WorksApplications / SudachiPy

Python version of Sudachi, a Japanese tokenizer.
Apache License 2.0
392 stars 50 forks source link

Update SudachiDict_core and dartsclone version. #110

Closed kanjirz50 closed 4 years ago

kanjirz50 commented 4 years ago

It seems like that dartsclone 0.6.0 doesn't support SudachiDict_core-20191030 (latest dictionary).

Here is a traceback.

Traceback (most recent call last):
  File "/home/katakahashi/.pyenv/versions/sudachipy_env/bin/sudachipy", line 11, in <module>
    load_entry_point('SudachiPy', 'console_scripts', 'sudachipy')()
  File "/home/katakahashi/own_oss/SudachiPy/sudachipy/command_line.py", line 235, in main
    args.handler(args, args.print_usage)
  File "/home/katakahashi/own_oss/SudachiPy/sudachipy/command_line.py", line 170, in _command_tokenize
    dict_ = dictionary.Dictionary(config_path=args.fpath_setting)
  File "/home/katakahashi/own_oss/SudachiPy/sudachipy/dictionary.py", line 37, in __init__
    self._read_system_dictionary(config.settings.system_dict_path())
  File "/home/katakahashi/own_oss/SudachiPy/sudachipy/dictionary.py", line 66, in _read_system_dictionary
    dict_ = BinaryDictionary.from_system_dictionary(filename)
  File "/home/katakahashi/own_oss/SudachiPy/sudachipy/dictionarylib/binarydictionary.py", line 50, in from_system_dictionary
    args = cls._read_dictionary(filename)
  File "/home/katakahashi/own_oss/SudachiPy/sudachipy/dictionarylib/binarydictionary.py", line 45, in _read_dictionary
    lexicon = DoubleArrayLexicon(bytes_, offset)
  File "/home/katakahashi/own_oss/SudachiPy/sudachipy/dictionarylib/doublearraylexicon.py", line 42, in __init__
    self.trie.set_array(array, size)
  File "dartsclone/_dartsclone.pyx", line 16, in dartsclone._dartsclone.DoubleArray.set_array
  File "stringsource", line 646, in View.MemoryView.memoryview_cwrapper
  File "stringsource", line 347, in View.MemoryView.memoryview.__cinit__
BufferError: memoryview: underlying buffer is not writable
Exception ignored in: <bound method DoubleArrayLexicon.__del__ of <sudachipy.dictionarylib.doublearraylexicon.DoubleArrayLexicon object at 0x7f50d0eb77f0>>
Traceback (most recent call last):
  File "/home/katakahashi/own_oss/SudachiPy/sudachipy/dictionarylib/doublearraylexicon.py", line 54, in __del__
    del self.word_params
AttributeError: word_params

'dartsclone 0.7' can use 'SudachiDict-core 20191030'. I updated dartsclone and SudachiDict-core version in requirements.txt and setup.py.

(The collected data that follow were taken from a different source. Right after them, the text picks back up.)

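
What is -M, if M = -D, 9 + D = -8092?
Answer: -8101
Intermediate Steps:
D = -8101 (D = -9 - 8092 = -8101)
M = 8101 (M = -1*(-8101) = 8101)
-M = -1*8101 = -8101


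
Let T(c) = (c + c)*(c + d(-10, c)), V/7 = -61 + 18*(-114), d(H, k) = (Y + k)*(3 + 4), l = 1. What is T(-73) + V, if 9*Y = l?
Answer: 633235/9 ≈ 70360.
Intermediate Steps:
Y = ⅑ (Y = (⅑)*1 = ⅑ ≈ 0.11111)
d(H, k) = 7/9 + 7*k (d(H, k) = (⅑ + k)*(3 + 4) = (⅑ + k)*7 = 7/9 + 7*k)
V = -14791 (V = 7*(-61 + 18*(-114)) = 7*(-61 - 2052) = 7*(-2113) = -14791)
T(c) = 2*c*(7/9 + 8*c) (T(c) = (c + c)*(c + (7/9 + 7*c)) = (2*c)*(7/9 + 8*c) = 2*c*(7/9 + 8*c))
T(-73) + V = (2/9)*(-73)*(7 + 72*(-73)) - 14791 = (2/9)*(-73)*(7 - 5256) - 14791 = (2/9)*(-73)*(-5249) - 14791 = 766354/9 - 14791 = 633235/9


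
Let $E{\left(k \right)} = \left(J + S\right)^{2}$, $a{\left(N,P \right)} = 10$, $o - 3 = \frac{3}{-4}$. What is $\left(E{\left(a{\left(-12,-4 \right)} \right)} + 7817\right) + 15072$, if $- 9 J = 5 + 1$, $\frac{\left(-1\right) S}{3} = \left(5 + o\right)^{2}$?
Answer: $\frac{110511457}{2304} \approx 47965.0$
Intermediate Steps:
$o = \frac{9}{4}$ ($o = 3 + \frac{3}{-4} = 3 + 3 \left(- \frac{1}{4}\right) = 3 - \frac{3}{4} = \frac{9}{4} \approx 2.25$)
$S = - \frac{2523}{16}$ ($S = - 3 \left(5 + \frac{9}{4}\right)^{2} = - 3 \left(\frac{29}{4}\right)^{2} = \left(-3\right) \frac{841}{16} = - \frac{2523}{16} \approx -157.69$)
$J = - \frac{2}{3}$ ($J = - \frac{5 + 1}{9} = \left(- \frac{1}{9}\right) 6 = - \frac{2}{3} \approx -0.66667$)
$E{\left(k \right)} = \frac{57775201}{2304}$ ($E{\left(k \right)} = \left(- \frac{2}{3} - \frac{2523}{16}\right)^{2} = \left(- \frac{7601}{48}\right)^{2} = \frac{57775201}{2304}$)
$\left(E{\left(a{\left(-12,-4 \right)} \right)} + 7817\right) + 15072 = \left(\frac{57775201}{2304} + 7817\right) + 15072 = \frac{75785569}{2304} + 15072 = \frac{110511457}{2304}$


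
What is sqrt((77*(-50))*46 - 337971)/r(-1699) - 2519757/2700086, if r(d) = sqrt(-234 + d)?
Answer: -2519757/2700086 + sqrt(995632243)/1933 ≈ 15.390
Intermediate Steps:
sqrt((77*(-50))*46 - 337971)/r(-1699) - 2519757/2700086 = sqrt((77*(-50))*46 - 337971)/(sqrt(-234 - 1699)) - 2519757/2700086 = sqrt(-3850*46 - 337971)/(sqrt(-1933)) - 2519757*1/2700086 = sqrt(-177100 - 337971)/((I*sqrt(1933))) - 2519757/2700086 = sqrt(-515071)*(-I*sqrt(1933)/1933) - 2519757/2700086 = (I*sqrt(515071))*(-I*sqrt(1933)/1933) - 2519757/2700086 = sqrt(995632243)/1933 - 2519757/2700086 = -2519757/2700086 + sqrt(995632243)/1933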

izziiyt commented 4 years ago

Thaks PR !

I needed but I couldn't update SudachiPy side because of my own business and another research for these trouble.

Your modification is almost enough for recent my update to dartsclone but I'm cocerning that your description is different from what we really reolved for what problem.

You wrote bellow but it's out of the point.

It seems like that dartsclone 0.6.0 doesn't support SudachiDict_core-20191030 (latest dictionary).

We have problem and resolution here https://sudachi-dev.slack.com/archives/CBCF278AC/p1575185307012400

https://github.com/WorksApplications/SudachiPy/issues/99

Could you wait a moment for me making PR ? It may be almost same code modification but I want to conclude these problems with correct information. I'd very glad to your mind to contribute to our community but this problem is already under resoving and just before summarizing :disappointed_relieved:

We should share what we are doing with using issues...

izziiyt commented 4 years ago

@kanjirz50 But I have a question ! Could you makeSudachipy 0.4.* works with dartsclone 0.6.0 with SudachiDict_core-20190927.tar.gz ? If so it's out of my understanding...

kanjirz50 commented 4 years ago

@izziiyt Thanks for your reply!

Please don't worry about my PR. Sudachi is a great OSS, so I want to contribute as much as possible. I appreciate your swift PR #111 .

That slack thread shows the same error message. Sorry for I couldn't find out it on slack.

I also checked sudachipy 0.4.2 with dartsclone 0.6.0 with SudachiDict_core-20190927.tar.gz, but it didn't work in my environment.

Python 3.6.9, Ubuntu 16.04, pip freeze

Cython==0.29.14
dartsclone==0.6
sortedcontainers==2.1.0
SudachiDict-core==20190927
SudachiPy==0.4.2

If I update dartsclone 0.7.0 , it works..